Mesela İlahiyatçı İhsan Şenocak’ın dün Kadın Voleybol Milli Takımımızı hedef almadan hedef aldığı açıklaması.
Şenocak, kadınların ve kızların voleybolcu olmamasını, sporcu olmamasını öğütlüyor.
Voleybolcu kızlarımıza yapılan övgüleri eleştiriyor, övenlere kızıyor.
Şenocak bunları söyleyince de millet tepki gösteriyor.
Peki Allah aşkına siz bunun tersini mi bekliyordunuz?
Şenocak ve benzeri düşüncede olanların kendilerini inkar etmelerini mi bekliyordunuz!
Sokakta şortlu kıza saldıran kafanın, toplu taşımadan kısa etekli kızı dışarı atmaya kalkışan düşüncenin voleybolcu kızlarımıza kutlama mesajı yayınlaması asıl ikiyüzlülük olmaz mıydı!
Asıl olan Şenocaklardır, bir yandan kadınları tesettüre sokmaya çalışıp, diğer yandan kadın sporculara kutlama mesajı yayınlayanlar değil.
Keza tartışılan bir başka konu Cumhurbaşkanı’nın “Taliban’ın inancıyla ters bir yanı yok. Daha iyi anlaşabileceğimize ihtimal veriyorum” demesiydi.
Bu cümle hem tartışıldı hem de bazıları tarafından eleştirildi.
İşin özüne indiğinizde, “Taliban’la inanç noktasında yakınız” ifadesi yanlış bir ifade değildir.
Türkiye’nin elbette tamamı değil ama bir kesiminin bu yakınlığa sahip olduğunu kimse inkar edemez.
Televizyonda da daha önce söyledim, Taliban “Talebeler” demektir ve Medrese talebelerine verilen addır. Hareketin başlangıç noktasına atfen aldığı addır.
Taliban’ı oluşturan medreselerde “Sünni Hanefi” fıkıhının, Ebu Hanife’nin, Ebu Yusuf’un, talebesi sayılan İmam Muhammed bin Hasan’ın klasik eserleri üzerine bir eğitim verilir.
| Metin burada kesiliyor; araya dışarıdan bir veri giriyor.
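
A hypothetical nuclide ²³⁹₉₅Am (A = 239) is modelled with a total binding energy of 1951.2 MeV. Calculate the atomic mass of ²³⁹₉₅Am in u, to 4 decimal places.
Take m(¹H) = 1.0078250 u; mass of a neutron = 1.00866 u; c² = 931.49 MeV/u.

238.8957 u

Mass defect = 1951.2 MeV / (931.49 MeV/u) = 2.094708 u
Constituent mass = 95(1.0078250) + 144(1.00866) = 240.9904150 u
Atomic mass = 240.9904150 − 2.094708 = 238.8957070 u ≈ 238.8957 u (to 4 decimal places)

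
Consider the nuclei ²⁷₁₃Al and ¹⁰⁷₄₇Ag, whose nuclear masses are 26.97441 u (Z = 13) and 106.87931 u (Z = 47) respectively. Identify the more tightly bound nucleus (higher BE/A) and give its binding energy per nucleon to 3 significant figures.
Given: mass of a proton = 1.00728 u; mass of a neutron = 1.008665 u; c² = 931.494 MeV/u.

¹⁰⁷₄₇Ag; 8.56 MeV/nucleon

²⁷₁₃Al: Σm = 13(1.00728) + 14(1.008665) = 27.215950 u; Δm = 0.241540 u; E_B = 224.99 MeV; E_B/A = 8.333 MeV
¹⁰⁷₄₇Ag: Σm = 47(1.00728) + 60(1.008665) = 107.862060 u; Δm = 0.982750 u; E_B = 915.43 MeV; E_B/A = 8.555 MeV
¹⁰⁷₄₇Ag has the higher binding energy per nucleon, so it is the more tightly bound nucleus.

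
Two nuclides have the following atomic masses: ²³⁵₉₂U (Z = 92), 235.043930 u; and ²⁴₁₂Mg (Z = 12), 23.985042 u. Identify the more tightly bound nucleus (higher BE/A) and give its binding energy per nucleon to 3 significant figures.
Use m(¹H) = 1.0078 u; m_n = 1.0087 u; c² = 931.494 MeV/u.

²⁴₁₂Mg; 8.27 MeV/nucleon

²³⁵₉₂U: Σm = 92(1.0078) + 143(1.0087) = 236.9617 u; Δm = 1.917770 u; E_B = 1786.4 MeV; E_B/A = 7.602 MeV
²⁴₁₂Mg: Σm = 12(1.0078) + 12(1.0087) = 24.1980 u; Δm = 0.212958 u; E_B = 198.37 MeV; E_B/A = 8.265 MeV
²⁴₁₂Mg has the higher binding energy per nucleon, so it is the more tightly bound nucleus.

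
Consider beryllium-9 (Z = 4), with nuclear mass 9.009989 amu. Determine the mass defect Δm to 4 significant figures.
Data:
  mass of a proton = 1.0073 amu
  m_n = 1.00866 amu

0.06251 amu

Total constituent mass: 4 × 1.0073 + 5 × 1.00866 = 9.07250 amu
Δm = 9.07250 − 9.009989 = 0.062511 amu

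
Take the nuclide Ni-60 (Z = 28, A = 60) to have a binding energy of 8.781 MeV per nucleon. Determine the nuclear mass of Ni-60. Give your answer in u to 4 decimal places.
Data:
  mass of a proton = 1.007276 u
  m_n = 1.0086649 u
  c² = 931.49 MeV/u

Total binding energy = 60 × 8.781 = 526.860 MeV
Mass defect = 526.860 MeV / (931.49 MeV/u) = 0.565610 u
Constituent mass = 28(1.007276) + 32(1.0086649) = 60.4810048 u
Nuclear mass = 60.4810048 − 0.565610 = 59.9153948 u ≈ 59.9154 u (to 4 decimal places)

59.9154 u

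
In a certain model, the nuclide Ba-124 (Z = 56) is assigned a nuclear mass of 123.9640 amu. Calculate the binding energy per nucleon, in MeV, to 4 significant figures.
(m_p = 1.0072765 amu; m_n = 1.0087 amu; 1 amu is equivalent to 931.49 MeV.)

7.776 MeV/nucleon

Σm = 56·m_p + 68·m_n = 56.4074840 + 68.5916 = 124.9990840 amu
Mass defect Δm = 124.9990840 − 123.9640 = 1.0350840 amu
Converting to energy: 1.0350840 amu × 931.49 MeV/amu = 964.170 MeV
Dividing by A = 124 gives 7.776 MeV per nucleon.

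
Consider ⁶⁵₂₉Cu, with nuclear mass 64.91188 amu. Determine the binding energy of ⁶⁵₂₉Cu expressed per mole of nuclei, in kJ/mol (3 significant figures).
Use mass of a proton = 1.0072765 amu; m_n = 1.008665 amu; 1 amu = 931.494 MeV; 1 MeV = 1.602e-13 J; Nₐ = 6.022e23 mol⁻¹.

Z = 29, so N = A − Z = 65 − 29 = 36.
Σm = 29·m_p + 36·m_n = 29.2110185 + 36.311940 = 65.5229585 amu
Mass defect Δm = 65.5229585 − 64.91188 = 0.6110785 amu
Binding energy = Δm·c² = 0.6110785 × 931.494 MeV/amu = 569.216 MeV
Per nucleus in joules: 569.216 MeV × 1.602e-13 J/MeV = 9.1188e-11 J
Per mole: 9.1188e-11 J × 6.022e23 mol⁻¹ = 5.4913e+13 J/mol

5.49e+10 kJ/mol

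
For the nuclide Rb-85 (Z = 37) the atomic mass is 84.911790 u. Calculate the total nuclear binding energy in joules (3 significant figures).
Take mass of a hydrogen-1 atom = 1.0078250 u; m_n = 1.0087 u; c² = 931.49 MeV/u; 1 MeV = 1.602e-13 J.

Total constituent mass: 37 × 1.0078250 + 48 × 1.0087 = 85.7071250 u
Δm = 85.7071250 − 84.911790 = 0.7953350 u
Binding energy = Δm·c² = 0.7953350 × 931.49 MeV/u = 740.847 MeV
In joules: 740.847 MeV × 1.602e-13 J/MeV = 1.1868e-10 J

1.19e-10 J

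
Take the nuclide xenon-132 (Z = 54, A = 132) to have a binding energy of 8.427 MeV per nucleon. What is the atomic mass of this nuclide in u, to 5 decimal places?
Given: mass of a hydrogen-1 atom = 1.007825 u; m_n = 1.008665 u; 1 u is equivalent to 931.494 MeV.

131.90425 u

Total binding energy = 132 × 8.427 = 1112.364 MeV
Mass defect = 1112.364 MeV / (931.494 MeV/u) = 1.1941719 u
Constituent mass = 54(1.007825) + 78(1.008665) = 133.098420 u
Atomic mass = 133.098420 − 1.1941719 = 131.9042481 u ≈ 131.90425 u (to 5 decimal places)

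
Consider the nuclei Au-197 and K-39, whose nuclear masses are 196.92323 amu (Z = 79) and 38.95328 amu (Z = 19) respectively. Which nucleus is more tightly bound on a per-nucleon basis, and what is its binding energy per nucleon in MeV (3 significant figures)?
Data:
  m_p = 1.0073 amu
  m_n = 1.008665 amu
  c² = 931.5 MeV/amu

K-39; 8.57 MeV/nucleon

Au-197: Σm = 79(1.0073) + 118(1.008665) = 198.599170 amu; Δm = 1.675940 amu; E_B = 1561.14 MeV; E_B/A = 7.9246 MeV
K-39: Σm = 19(1.0073) + 20(1.008665) = 39.312000 amu; Δm = 0.358720 amu; E_B = 334.15 MeV; E_B/A = 8.568 MeV
K-39 has the higher binding energy per nucleon, so it is the more tightly bound nucleus.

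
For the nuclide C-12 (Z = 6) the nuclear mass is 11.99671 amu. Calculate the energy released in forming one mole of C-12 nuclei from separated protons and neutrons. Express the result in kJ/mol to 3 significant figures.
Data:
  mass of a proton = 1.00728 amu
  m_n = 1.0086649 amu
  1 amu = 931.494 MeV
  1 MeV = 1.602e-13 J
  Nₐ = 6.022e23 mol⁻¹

Z = 6, so N = A − Z = 12 − 6 = 6.
Total constituent mass: 6 × 1.00728 + 6 × 1.0086649 = 12.0956694 amu
Mass defect Δm = 12.0956694 − 11.99671 = 0.0989594 amu
Converting to energy: 0.0989594 amu × 931.494 MeV/amu = 92.1801 MeV
Per nucleus in joules: 92.1801 MeV × 1.602e-13 J/MeV = 1.4767e-11 J
Per mole: 1.4767e-11 J × 6.022e23 mol⁻¹ = 8.8927e+12 J/mol

8.89e+09 kJ/mol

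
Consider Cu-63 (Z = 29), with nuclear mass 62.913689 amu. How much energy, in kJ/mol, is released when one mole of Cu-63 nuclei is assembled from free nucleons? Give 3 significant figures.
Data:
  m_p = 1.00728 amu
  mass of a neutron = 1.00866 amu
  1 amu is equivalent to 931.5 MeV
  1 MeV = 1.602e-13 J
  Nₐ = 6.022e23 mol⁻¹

With 29 protons and 34 neutrons (A = 63):
Σm = 29·m_p + 34·m_n = 29.21112 + 34.29444 = 63.50556 amu
Mass defect Δm = 63.50556 − 62.913689 = 0.591871 amu
Binding energy = Δm·c² = 0.591871 × 931.5 MeV/amu = 551.328 MeV
Per nucleus in joules: 551.328 MeV × 1.602e-13 J/MeV = 8.8323e-11 J
Per mole: 8.8323e-11 J × 6.022e23 mol⁻¹ = 5.3188e+13 J/mol

5.32e+10 kJ/mol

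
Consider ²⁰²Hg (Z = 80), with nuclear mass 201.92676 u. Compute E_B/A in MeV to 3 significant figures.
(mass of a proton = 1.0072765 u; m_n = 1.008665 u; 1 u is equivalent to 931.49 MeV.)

7.90 MeV/nucleon

With 80 protons and 122 neutrons (A = 202):
Σm = 80·m_p + 122·m_n = 80.5821200 + 123.057130 = 203.6392500 u
The mass defect is 203.6392500 − 201.92676 = 1.7124900 u.
Binding energy = Δm·c² = 1.7124900 × 931.49 MeV/u = 1595.17 MeV
Per nucleon: 1595.17 / 202 = 7.897 MeV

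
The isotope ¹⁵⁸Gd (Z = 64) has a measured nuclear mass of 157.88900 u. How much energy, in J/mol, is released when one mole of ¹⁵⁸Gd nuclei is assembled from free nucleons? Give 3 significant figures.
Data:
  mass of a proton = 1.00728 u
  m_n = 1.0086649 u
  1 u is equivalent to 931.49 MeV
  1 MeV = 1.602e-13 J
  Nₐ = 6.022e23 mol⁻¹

The nucleus contains 64 protons and 158 − 64 = 94 neutrons.
Total constituent mass: 64 × 1.00728 + 94 × 1.0086649 = 159.2804206 u
Δm = 159.2804206 − 157.88900 = 1.3914206 u
Converting to energy: 1.3914206 u × 931.49 MeV/u = 1296.09 MeV
Per nucleus in joules: 1296.09 MeV × 1.602e-13 J/MeV = 2.0763e-10 J
Per mole: 2.0763e-10 J × 6.022e23 mol⁻¹ = 1.2503e+14 J/mol

1.25e+14 J/mol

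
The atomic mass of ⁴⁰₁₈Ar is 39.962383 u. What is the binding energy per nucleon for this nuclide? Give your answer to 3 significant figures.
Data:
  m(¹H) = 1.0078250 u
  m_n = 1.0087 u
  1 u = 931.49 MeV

8.61 MeV/nucleon

Z = 18, so N = A − Z = 40 − 18 = 22.
Mass of separated nucleons = 18(1.0078250) + 22(1.0087) = 18.1408500 + 22.1914 = 40.3322500 u
The mass defect is 40.3322500 − 39.962383 = 0.3698670 u.
E_B = 0.3698670 × 931.49 = 344.527 MeV
BE/A = 344.527 MeV / 40 = 8.613 MeV/nucleon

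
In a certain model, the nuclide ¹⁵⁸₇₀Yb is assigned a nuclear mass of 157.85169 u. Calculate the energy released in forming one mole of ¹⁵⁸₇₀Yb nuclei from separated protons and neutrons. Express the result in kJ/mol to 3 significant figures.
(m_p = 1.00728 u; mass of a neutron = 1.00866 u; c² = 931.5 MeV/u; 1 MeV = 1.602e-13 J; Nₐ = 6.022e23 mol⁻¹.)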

Bizdeki Milli Eğitim’in bilgisi ve denetimi dışındaki medreselerde de, mesela İsmailağa medreselerinde de aynı kitaplar okutulur.
Arada inanç bakımından esaslı bir fark yoktur.
Tek fark Taliban’ın eski fetvalara sıkı sıkıya bağlı kalmış olması ve yeni durumlarda da bu fetvaları aynen uygulama niyetidir.
Fark varsa eğer sadece buradadır.
Ancaaaaak!
Devlet anlayışı bakımından Taliban rejimi ile Türkiye Cumhuriyeti arasında 180 derecelik bir fark vardır.
Türkiye Cumhuriyeti Taliban rejiminin anti tezidir.
Taliban rejimi ile Cumhuriyet rejimi arasındaki bu büyük farkın adı da “Mustafa Kemal Atatürk’tür.
Osmanlıyı yıkan emperyalistlerin amacı geride bir “Taliban benzeri” rejim kurmaktır.
Osmanlı aydınlanmasının bir ürünü olan Mustafa Kemal Paşa ve arkadaşları bunu engellemiştir.
Atatürk’ün laik hukuk, laik devlet ve medeniyet anlayışını ortadan kaldırdığınız ya da denklemden çıkardığınız anda geriye kalan Taliban rejimidir.
Bazılarının Atatürk’ü denklemden çıkarma çabasının nedeni budur.
Mesele “Filenin Sultanları” değildir.
Mesele budur.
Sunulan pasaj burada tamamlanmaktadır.